Disons maintenant quelle était cette race humaine de Tassul avec qui les Stariens vont vivre désormais.
Ramzuel et les Longévites ses amis, ignorants du langage et des mœurs de ces peuples, crurent pendant quelque temps que les femmes étaient soigneusement gardées dans l’intérieur des habitations, ou que la coutume leur faisait une loi de ne pas se montrer en public. Mais leur surprise fut grande quand ils découvrirent que les individus avec lesquels ils entretenaient des relations n’avaient point de femmes, mais qu’ils possédaient eux-mêmes les deux sexes, en un mot qu’ils étaient hermaphrodites.
Les Tassuliens, pourvus des organes propres à l’homme et à la femme, ne devaient pas même pour les besoins de la génération contracter un rapprochement avec un individu de leur espèce : seuls, et par leurs facultés propres, ils étaient aptes à engendrer et à donner l’être.
Leur costume était uniformément une sorte de toge amplement drapée sur leurs épaules. Les Tassuliens, robustes et grands pour la plupart, ignoraient le luxe et pratiquaient socialement l’égalité la plus absolue.
Si l’amour des sexes était chose inconnue et impossible à ces peuples, on dit qu’ils trouvaient en eux-mêmes des sources très-vives de félicités naturelles. Qui peut comprendre, d’ailleurs, les douceurs de l’amour solitaire, de l’amour de soi ; amour toujours fidèle, sans jalousie, sans regrets ? Cependant, le sentiment le plus absolu, la passion la plus constante du caractère des Tassuliens est sans contredit la passion de la paternité. L’amour paternel est la vie et le bonheur de cette race. Et comment n’en serait-il pas ainsi ? Exempts des soucis de l’amour conjugal, tous les besoins du cœur trouvent à s’épancher sur leurs enfants. Jamais, comme chez l’homme mâle, un doute rongeur ne vient troubler sa quiétude de père. Mais, de plus, son enfant est engendré de son sang ; il est de sa chair à lui seul ; il a vécu dans ses entrailles et n’a point été porté et allaité par une femme devenue indifférente ou odieuse. Chez une race humaine pourvue des deux sexes, l’enfant, tout entier à la femme, ne tient à son père que par un lien infiniment fragile, que le doute brise quelquefois à ses yeux comme aux yeux du monde. Combien de pères, ayant le besoin de la paternité profond et nécessaire, ont regretté de n’être pas, comme les femmes, liés plus complètement à la procréation d’un individu de leur sang ?
Grande, très-grande est la sollicitude du Tassulien pour ses enfants, et cette sollicitude n’est égalée que par le respect et l’attachement des enfants pour l’unique auteur de leurs jours. La famille, basée sur l’amour paternel et le dévouement filial, est fortement établie chez les Tassuliens. Comme le mariage ne saurait exister, les enfants ne quittent jamais leur père pour suivre un étranger, et le patriarche meurt entouré de sa lignée dont les regrets le suivent même au-delà du tombeau.

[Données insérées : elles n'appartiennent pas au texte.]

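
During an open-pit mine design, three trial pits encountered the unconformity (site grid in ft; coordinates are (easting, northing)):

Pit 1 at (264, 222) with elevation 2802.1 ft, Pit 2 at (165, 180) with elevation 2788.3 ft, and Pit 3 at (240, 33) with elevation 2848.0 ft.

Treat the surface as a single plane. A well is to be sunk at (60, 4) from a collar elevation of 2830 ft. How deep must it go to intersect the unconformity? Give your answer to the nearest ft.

20 ft

Let the plane be z = a·E + b·N + c.
Pit 2−Pit 1: −99a − 42b = −13.8;  Pit 3−Pit 1: −24a − 189b = 45.9.
Solving gives a = 0.25623, b = −0.27539.
Then c = 2802.1 − a·264 − b·222 = 2795.59.
At (60, 4): z_contact = 15.4 − 1.1 + 2795.59 = 2809.9 ft.
Depth below ground = 2830 − 2809.9 = 20 ft.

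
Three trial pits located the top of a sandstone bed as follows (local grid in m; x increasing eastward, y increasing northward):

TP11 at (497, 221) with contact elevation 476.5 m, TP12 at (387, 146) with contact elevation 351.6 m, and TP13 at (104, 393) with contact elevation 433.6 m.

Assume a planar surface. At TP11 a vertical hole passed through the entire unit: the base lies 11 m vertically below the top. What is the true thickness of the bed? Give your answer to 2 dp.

7.59 m

Let the plane be z = a·x + b·y + c.
TP12−TP11: −110a − 75b = −124.9;  TP13−TP11: −393a + 172b = −42.9.
Solving gives a = 0.51039, b = 0.91676.
|∇z| = √(a²+b²) = 1.04926, so dip δ = arctan(1.04926) = 46.38°.
True thickness = vertical thickness × cos δ = 11 × cos 46.38° = 7.59 m.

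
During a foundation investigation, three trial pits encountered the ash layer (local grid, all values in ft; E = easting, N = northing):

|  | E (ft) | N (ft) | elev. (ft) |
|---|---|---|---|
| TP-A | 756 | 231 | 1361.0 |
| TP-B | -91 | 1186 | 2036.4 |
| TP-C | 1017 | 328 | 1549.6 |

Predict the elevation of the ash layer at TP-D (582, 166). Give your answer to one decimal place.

Two edge vectors: TP-A→TP-B = (-847, 955, 675.4), TP-A→TP-C = (261, 97, 188.6).
Normal n = (TP-A→TP-B) × (TP-A→TP-C) = (114599.2, 336023.6, -331414).
So ∂z/∂E = −n_x/n_z = 0.345789 and ∂z/∂N = −n_y/n_z = 1.013909.
Intercept c from TP-A: 1361 − 261.42 − 234.21 = 865.37.
At (582, 166): z = 201.2 + 168.3 + 865.37 = 1234.9 ft.

1234.9 ft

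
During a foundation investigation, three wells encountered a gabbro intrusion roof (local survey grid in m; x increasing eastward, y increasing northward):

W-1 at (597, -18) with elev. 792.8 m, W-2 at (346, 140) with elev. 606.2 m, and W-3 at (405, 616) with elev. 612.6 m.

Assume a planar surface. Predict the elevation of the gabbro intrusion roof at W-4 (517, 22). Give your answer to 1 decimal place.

734.1 m

Let the plane be z = a·x + b·y + c.
W-2−W-1: −251a + 158b = −186.6;  W-3−W-1: −192a + 634b = −180.2.
Solving gives a = 0.69747, b = −0.07301.
Then c = 792.8 − a·597 − b·-18 = 375.10.
At (517, 22): z = 360.6 − 1.6 + 375.10 = 734.1 m.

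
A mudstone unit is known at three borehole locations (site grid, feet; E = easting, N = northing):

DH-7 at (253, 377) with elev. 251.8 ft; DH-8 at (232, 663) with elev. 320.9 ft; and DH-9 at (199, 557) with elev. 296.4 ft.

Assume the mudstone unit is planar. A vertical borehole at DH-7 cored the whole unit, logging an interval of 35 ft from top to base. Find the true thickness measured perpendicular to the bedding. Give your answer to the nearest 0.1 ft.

Two edge vectors: DH-7→DH-8 = (-21, 286, 69.1), DH-7→DH-9 = (-54, 180, 44.6).
Normal n = (DH-7→DH-8) × (DH-7→DH-9) = (317.6, -2794.8, 11664).
So ∂z/∂E = −n_x/n_z = −0.02723 and ∂z/∂N = −n_y/n_z = 0.23961.
|∇z| = √(a²+b²) = 0.24115, so dip δ = arctan(0.24115) = 13.56°.
True thickness = vertical thickness × cos δ = 35 × cos 13.56° = 34.0 ft.

34.0 ft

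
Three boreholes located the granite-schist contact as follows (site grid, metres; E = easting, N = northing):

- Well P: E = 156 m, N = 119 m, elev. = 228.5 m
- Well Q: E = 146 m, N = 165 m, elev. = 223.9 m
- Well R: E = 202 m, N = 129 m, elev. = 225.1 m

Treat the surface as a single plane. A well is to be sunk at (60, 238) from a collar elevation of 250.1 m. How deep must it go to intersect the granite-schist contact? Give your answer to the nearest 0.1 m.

Let the plane be z = a·E + b·N + c.
Well Q−Well P: −10a + 46b = −4.6;  Well R−Well P: 46a + 10b = −3.4.
Solving gives a = −0.04982, b = −0.11083.
Then c = 228.5 − a·156 − b·119 = 249.46.
At (60, 238): z_contact = −2.99 − 26.38 + 249.46 = 220.09 m.
Depth below ground = 250.1 − 220.09 = 30.0 m.

30.0 m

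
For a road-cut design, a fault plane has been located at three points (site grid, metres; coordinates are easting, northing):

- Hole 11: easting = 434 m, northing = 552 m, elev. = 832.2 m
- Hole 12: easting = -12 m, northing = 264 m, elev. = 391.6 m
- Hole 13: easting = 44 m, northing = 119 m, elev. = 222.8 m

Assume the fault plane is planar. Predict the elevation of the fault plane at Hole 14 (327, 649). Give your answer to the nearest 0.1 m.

Let the plane be z = a·easting + b·northing + c.
Hole 12−Hole 11: −446a − 288b = −440.6;  Hole 13−Hole 11: −390a − 433b = −609.4.
Solving gives a = 0.18902, b = 1.23714.
Then c = 832.2 − a·434 − b·552 = 67.26.
At (327, 649): z = 61.8 + 802.9 + 67.26 = 932.0 m.

932.0 m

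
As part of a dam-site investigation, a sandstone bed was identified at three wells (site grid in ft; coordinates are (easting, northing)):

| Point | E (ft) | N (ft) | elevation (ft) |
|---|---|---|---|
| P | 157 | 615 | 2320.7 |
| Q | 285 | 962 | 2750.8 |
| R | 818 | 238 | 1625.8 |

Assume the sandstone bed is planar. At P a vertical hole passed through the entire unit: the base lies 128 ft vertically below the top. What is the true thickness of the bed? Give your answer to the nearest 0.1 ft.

Two edge vectors: P→Q = (128, 347, 430.1), P→R = (661, -377, -694.9).
Normal n = (P→Q) × (P→R) = (-78982.6, 373243.3, -277623).
So ∂z/∂E = −n_x/n_z = −0.28450 and ∂z/∂N = −n_y/n_z = 1.34442.
|∇z| = √(a²+b²) = 1.37420, so dip δ = arctan(1.37420) = 53.96°.
True thickness = vertical thickness × cos δ = 128 × cos 53.96° = 75.3 ft.

75.3 ft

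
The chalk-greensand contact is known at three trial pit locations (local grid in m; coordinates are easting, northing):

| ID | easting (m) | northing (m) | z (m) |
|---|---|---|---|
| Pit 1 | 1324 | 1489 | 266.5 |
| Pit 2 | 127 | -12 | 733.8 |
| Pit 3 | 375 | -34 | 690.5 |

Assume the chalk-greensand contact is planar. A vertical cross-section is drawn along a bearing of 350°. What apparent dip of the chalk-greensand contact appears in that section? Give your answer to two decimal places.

Two edge vectors: Pit 1→Pit 2 = (-1197, -1501, 467.3), Pit 1→Pit 3 = (-949, -1523, 424).
Normal n = (Pit 1→Pit 2) × (Pit 1→Pit 3) = (75273.9, 64060.3, 398582).
So ∂z/∂easting = −n_x/n_z = −0.18885 and ∂z/∂northing = −n_y/n_z = −0.16072.
Unit vector along 350° is (sin 350°, cos 350°) = (-0.1736, 0.9848).
Slope in that direction = a·(-0.1736) + b·(0.9848) = −0.12548.
Apparent dip = arctan|0.12548| = 7.15° (true dip is 13.9°, so apparent ≤ true as expected).

7.15°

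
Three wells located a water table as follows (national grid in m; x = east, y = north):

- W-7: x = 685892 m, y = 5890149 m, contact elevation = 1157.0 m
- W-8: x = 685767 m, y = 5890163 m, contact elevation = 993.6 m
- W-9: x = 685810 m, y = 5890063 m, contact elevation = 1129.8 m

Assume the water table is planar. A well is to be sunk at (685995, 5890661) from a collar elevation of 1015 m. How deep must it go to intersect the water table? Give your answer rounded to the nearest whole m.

163 m

Two edge vectors: W-7→W-8 = (-125, 14, -163.4), W-7→W-9 = (-82, -86, -27.2).
Normal n = (W-7→W-8) × (W-7→W-9) = (-14433.2, 9998.8, 11898).
So ∂z/∂x = −n_x/n_z = 1.21307783 and ∂z/∂y = −n_y/n_z = −0.84037653.
Intercept c from W-7: 1157 − 832040.38 + 4949943.00 = 4119059.62.
At (685995, 5890661): z_contact = 832165.3 − 4950373.3 + 4119059.62 = 851.7 m.
Depth below ground = 1015 − 851.7 = 163 m.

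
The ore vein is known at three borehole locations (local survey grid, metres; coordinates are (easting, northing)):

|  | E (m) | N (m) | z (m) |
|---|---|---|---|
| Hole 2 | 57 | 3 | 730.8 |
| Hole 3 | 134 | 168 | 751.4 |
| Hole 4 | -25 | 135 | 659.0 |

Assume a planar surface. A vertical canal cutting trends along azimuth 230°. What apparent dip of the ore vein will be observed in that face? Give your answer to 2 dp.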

Dans cette société, malheur aux stériles, condamnés à passer une vie de solitude sans espérance pour leurs besoins d’aimer. Aussi presque tous les Tassuliens à qui la nature a refusé le don de la paternité recourent de bonne heure au suicide. Une particularité de l’organisation physique de cette race lui en fournit un moyen d’une extrême commodité. Les Tassuliens ont le cœur placé sous l’influence de la volonté, et un effort vigoureux de cette volonté peut en arrêter les battements : la volonté de mourir suffit pour les tuer.
Les nombreux genres d’oiseaux qu’on rencontre à Tassul sont presque tous pourvus des deux sexes. Les animaux mammifères, pour la plupart hermaphrodites, n’y sont qu’en petit nombre.
L’animal le plus commun de ce globe est une sorte de reptile appelé Boule, et qui, comme son nom l’indique, a la forme d’une boule de chair d’un blanc livide, sans apparence de membres ou d’appendices extérieurs. Ce reptile qui vit d’herbe sèche, et qui marche ou plutôt se roule à terre en imprimant des contractions musculaires à sa peau, inspira longtemps du dégoût aux Stariens qui ne pouvaient voir sans effroi cette masse charnue, grosse comme une tête d’homme, avec sa fente buccale surmontée de deux trous au fond desquels brillaient deux yeux toujours fixes, sans mouvements, sans paupières.